Step 4 – Import the Utility Script

  1. In a new cell, write Python code to import the uploaded utility file.

  2. Run the cell to verify successful import and to load any custom functions required for preprocessing.

Step 5 – Create a Forecasting Model Using N-BEATS

  1. From the left-hand menu, select the Algorithm tab.

  2. Choose ForecastingN-BEATS.

  3. Ensure the target cell is selected before the algorithm is chosen.

  4. The system will auto-generate boilerplate code for N-BEATS forecasting.

  5. Update the key parameters:

    _data   = 'df'
    _time   = 'date'
    _target = 'sale'
  6. Run the cell to train the model.

  7. Visualize the results:

    • Use matplotlib to display actual vs. predicted sales.

    • Use modelname.predict() for additional forecasting scenarios.

Step 6 – Save the Preprocessed Data as an Artifact

  1. Insert a new cell below the import-utility cell.

  2. Open the cell menu (⋮) and select Save Artifact.

  3. The system generates boilerplate code automatically.

  4. Configure the artifact:

    artifact_df = df_preprocessed
    artifact_name = "forecasting_artifact.csv"
  5. Run the cell to save the artifact.

  6. Open the Artifacts tab on the left to confirm creation.

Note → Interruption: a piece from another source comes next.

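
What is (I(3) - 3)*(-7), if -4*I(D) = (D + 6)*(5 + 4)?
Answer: 651/4 ≈ 162.75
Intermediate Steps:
I(D) = -27/2 - 9*D/4 (I(D) = -(D + 6)*(5 + 4)/4 = -(6 + D)*9/4 = -(54 + 9*D)/4 = -27/2 - 9*D/4)
(I(3) - 3)*(-7) = ((-27/2 - 9/4*3) - 3)*(-7) = ((-27/2 - 27/4) - 3)*(-7) = (-81/4 - 3)*(-7) = -93/4*(-7) = 651/4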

Step 7 – Create a Forecasting Model Using Artifact Data

7.1 Create a New Notebook

  1. Click Create Notebook, name it Test Artifacts and Random Forest Algorithm.

  2. Provide a brief description and click Save.

7.2 Load Artifact Data

  1. Click the Data icon → + Add Data.

  2. Select Data Sandbox Files as the source.

  3. Upload or reference the same artifact file saved earlier.

  4. Check its box and click Add.

  5. Run the automatically generated code cell to load the artifact dataset.

7.3 Build a Random Forest Forecasting Model

  1. From the Algorithm tab, select Forecasting → Random Forest.

  2. Ensure the notebook cell is selected before generating code.

  3. Modify the generated script as follows:

    _data   = 'df_preprocess_dataframe'
    _time   = 'date'
    _target = 'sale'
  4. Run the cell to train and evaluate the Random Forest forecasting model.

Step 8 – Validate Results and Clean Up

  • Compare prediction accuracy and graphs from both algorithms (N-BEATS vs. Random Forest).

  • Save results or metrics as needed.

  • Deactivate the project to release compute resources.

Outcome

You have successfully:

  • Created a forecasting project in DS Lab.

  • Utilized the N-BEATS algorithm for time-series prediction.

  • Saved a processed DataFrame as an artifact.

  • Reused artifact data to build a Random Forest forecasting model.